The increase of oil prices could pose a threat to employment. However, the Fed should stay on hold for now, although a new set of quantitative easing is an option longer-term.
With one million new jobs in just five months, the U.S. economy is moving away from the bottom and targeting pre-recessionary highs. Will it last? Long-term cycles show the unemployment rate could decline further during the coming months. However, the trend is bullish and it might rise again for a final wave. In effect, good news is predominant for now. In February, the non-manufacturing index rose to 57.3, the highest level since February 2011. The Federal Reserve should remain on hold, despite crude oil increasing. Nonetheless, a third set of quantitative easing is still possible, if the still fragile economy fails to gain momentum and the unemployment rate starts to rise again. Mr. Bernanke clearly said a rise in energy prices will pose more threat to the labor market than on inflation.

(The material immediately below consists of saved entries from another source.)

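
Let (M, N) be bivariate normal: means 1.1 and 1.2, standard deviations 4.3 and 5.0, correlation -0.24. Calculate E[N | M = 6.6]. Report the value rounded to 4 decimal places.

The regression of N on M has slope ρ·σ_N/σ_M and passes through (μ_M, μ_N).
E[N | M=6.6] = 1.2 + (-0.24)·(5.0/4.3)·(6.6 − (1.1)) = 1.2 + (-0.27907)·(5.5) = -0.3349.

-0.3349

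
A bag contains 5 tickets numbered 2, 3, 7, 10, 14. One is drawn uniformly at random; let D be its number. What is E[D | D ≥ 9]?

12

P(D ≥ 9) = 2/5.
Σ over the event: 10·1/5 + 14·1/5 = 24/5.
E[D | D ≥ 9] = (24/5) / (2/5) = 12.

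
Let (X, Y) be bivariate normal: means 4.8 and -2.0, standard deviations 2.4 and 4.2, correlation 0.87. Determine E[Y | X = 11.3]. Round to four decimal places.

For a bivariate normal, E[Y | X=x] = μ_Y + ρ·(σ_Y/σ_X)·(x − μ_X).
E[Y | X=11.3] = -2.0 + (0.87)·(4.2/2.4)·(11.3 − (4.8)) = -2.0 + (1.5225)·(6.5) = 7.8963.

7.8963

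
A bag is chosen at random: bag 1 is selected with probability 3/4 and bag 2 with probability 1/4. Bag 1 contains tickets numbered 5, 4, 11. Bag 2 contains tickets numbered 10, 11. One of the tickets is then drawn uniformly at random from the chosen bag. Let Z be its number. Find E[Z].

E[Z | bag 1] = (5+4+11)/3 = 20/3.
E[Z | bag 2] = (10+11)/2 = 21/2.
By the law of total expectation,
E[Z] = (3/4)·(20/3) + (1/4)·(21/2) = 61/8.

61/8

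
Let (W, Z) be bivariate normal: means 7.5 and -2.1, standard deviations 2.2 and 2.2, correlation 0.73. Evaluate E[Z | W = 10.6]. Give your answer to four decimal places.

E[Z | W=x] = μ_Z + ρ(σ_Z/σ_W)(x − μ_W) for jointly normal variables.
E[Z | W=10.6] = -2.1 + (0.73)·(2.2/2.2)·(10.6 − (7.5)) = -2.1 + (0.73)·(3.1) = 0.1630.

0.1630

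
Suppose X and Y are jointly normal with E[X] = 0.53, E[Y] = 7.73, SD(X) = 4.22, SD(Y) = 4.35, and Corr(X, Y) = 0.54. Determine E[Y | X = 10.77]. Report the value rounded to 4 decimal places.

13.4299

E[Y | X=x] = μ_Y + ρ(σ_Y/σ_X)(x − μ_X) for jointly normal variables.
E[Y | X=10.77] = 7.73 + (0.54)·(4.35/4.22)·(10.77 − (0.53)) = 7.73 + (0.556635)·(10.24) = 13.4299.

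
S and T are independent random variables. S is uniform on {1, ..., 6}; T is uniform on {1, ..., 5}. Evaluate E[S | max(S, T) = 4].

22/7

Outcomes with max(S, T) = 4: (1,4), (2,4), (3,4), (4,1), (4,2), (4,3), (4,4), each with probability 1/30.
E[S | max(S, T) = 4] = (1 + 2 + 3 + 4 + 4 + 4 + 4) / 7 = 22/7.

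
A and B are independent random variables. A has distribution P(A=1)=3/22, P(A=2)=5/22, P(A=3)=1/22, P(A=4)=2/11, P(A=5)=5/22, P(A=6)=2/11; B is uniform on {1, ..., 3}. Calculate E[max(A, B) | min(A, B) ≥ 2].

161/38

P(min(A, B) ≥ 2) = 19/33.
Summing max(A,B)·P(x,y) over outcomes with min(A, B) ≥ 2 gives 161/66.
E[max(A, B) | min(A, B) ≥ 2] = (161/66) / (19/33) = 161/38.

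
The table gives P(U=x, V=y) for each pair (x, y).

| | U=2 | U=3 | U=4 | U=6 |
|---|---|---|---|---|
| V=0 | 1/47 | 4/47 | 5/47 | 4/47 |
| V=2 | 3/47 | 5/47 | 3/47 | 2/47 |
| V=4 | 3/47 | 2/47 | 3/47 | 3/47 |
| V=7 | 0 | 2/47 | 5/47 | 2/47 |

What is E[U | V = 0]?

P(V = 0) = 14/47.
Σ U·P over the event = 2·(1/47) + 3·(4/47) + 4·(5/47) + 6·(4/47) = 58/47.
E[U | V = 0] = (58/47) / (14/47) = 29/7.

29/7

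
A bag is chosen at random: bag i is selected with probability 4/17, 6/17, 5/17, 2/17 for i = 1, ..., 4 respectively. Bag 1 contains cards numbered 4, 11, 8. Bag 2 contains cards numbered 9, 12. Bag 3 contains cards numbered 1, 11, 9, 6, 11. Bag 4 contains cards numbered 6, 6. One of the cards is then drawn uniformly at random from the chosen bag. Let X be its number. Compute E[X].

431/51

E[X | bag 1] = (4+11+8)/3 = 23/3.
E[X | bag 2] = (9+12)/2 = 21/2.
E[X | bag 3] = (1+11+9+6+11)/5 = 38/5.
E[X | bag 4] = (6+6)/2 = 6.
E[X] = (4/17)·(23/3) + (6/17)·(21/2) + (5/17)·(38/5) + (2/17)·(6) = 431/51.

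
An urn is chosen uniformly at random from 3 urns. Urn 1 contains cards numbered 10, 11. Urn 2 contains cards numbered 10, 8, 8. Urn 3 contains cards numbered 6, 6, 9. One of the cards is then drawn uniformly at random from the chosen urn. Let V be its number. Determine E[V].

157/18

E[V | urn 1] = (10+11)/2 = 21/2.
E[V | urn 2] = (10+8+8)/3 = 26/3.
E[V | urn 3] = (6+6+9)/3 = 7.
E[V] = (1/3)·(21/2) + (1/3)·(26/3) + (1/3)·(7) = 157/18.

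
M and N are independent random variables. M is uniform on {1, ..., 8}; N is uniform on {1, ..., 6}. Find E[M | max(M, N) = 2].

P(max(M, N) = 2) = 1/16.
Summing M·P(x,y) over outcomes with max(M, N) = 2 gives 5/48.
E[M | max(M, N) = 2] = (5/48) / (1/16) = 5/3.

5/3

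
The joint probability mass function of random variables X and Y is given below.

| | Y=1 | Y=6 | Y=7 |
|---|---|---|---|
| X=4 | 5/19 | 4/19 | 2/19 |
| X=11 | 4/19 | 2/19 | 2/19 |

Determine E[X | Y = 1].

64/9

P(Y = 1) = 9/19.
Σ X·P over the event = 4·(5/19) + 11·(4/19) = 64/19.
E[X | Y = 1] = (64/19) / (9/19) = 64/9.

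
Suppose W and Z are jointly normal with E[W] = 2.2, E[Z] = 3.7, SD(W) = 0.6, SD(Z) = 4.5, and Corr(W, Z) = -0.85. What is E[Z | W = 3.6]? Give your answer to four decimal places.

The regression of Z on W has slope ρ·σ_Z/σ_W and passes through (μ_W, μ_Z).
E[Z | W=3.6] = 3.7 + (-0.85)·(4.5/0.6)·(3.6 − (2.2)) = 3.7 + (-6.375)·(1.4) = -5.2250.

-5.2250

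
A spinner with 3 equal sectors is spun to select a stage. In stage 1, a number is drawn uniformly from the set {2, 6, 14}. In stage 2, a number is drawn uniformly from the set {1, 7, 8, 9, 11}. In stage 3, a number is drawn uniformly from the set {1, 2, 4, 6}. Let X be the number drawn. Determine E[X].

1067/180

E[X | stage 1] = (2+6+14)/3 = 22/3.
E[X | stage 2] = (1+7+8+9+11)/5 = 36/5.
E[X | stage 3] = (1+2+4+6)/4 = 13/4.
By the law of total expectation,
E[X] = (1/3)·(22/3) + (1/3)·(36/5) + (1/3)·(13/4) = 1067/180.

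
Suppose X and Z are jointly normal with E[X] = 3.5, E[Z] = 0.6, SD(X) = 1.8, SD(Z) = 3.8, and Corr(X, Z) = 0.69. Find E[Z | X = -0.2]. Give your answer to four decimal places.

The regression of Z on X has slope ρ·σ_Z/σ_X and passes through (μ_X, μ_Z).
E[Z | X=-0.2] = 0.6 + (0.69)·(3.8/1.8)·(-0.2 − (3.5)) = 0.6 + (1.45667)·(-3.7) = -4.7897.

-4.7897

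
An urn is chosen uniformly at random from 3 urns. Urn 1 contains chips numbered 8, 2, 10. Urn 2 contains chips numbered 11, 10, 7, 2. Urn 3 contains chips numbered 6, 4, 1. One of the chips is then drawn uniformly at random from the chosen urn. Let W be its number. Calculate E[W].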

Europe: growth returns on focus.
As expected, the European Central Bank left rates unchanged at 1.00% last week. President Draghi said the institution was satisfied with the results of the LTRO, although more time might be necessary to evaluate the full impact of such liquidity. Mr. Draghi sees the economy stabilizing. However, the ECB could use different kind of measures (QE), if the debt crisis would intensify in the future again. At this moment, a deep depreciation of the euro is possible, if European banks will use the program to invest overseas. Nonetheless, this scenario appears improbable. After the decline in bank lending in December (euro 3 billion), loans to households increased to euro 14 billion in January. Technically, eur/usd could decline to 1.29/1.26 short-term. The market is below the 50 days MA and there is a divergence between price and the RSI indicator.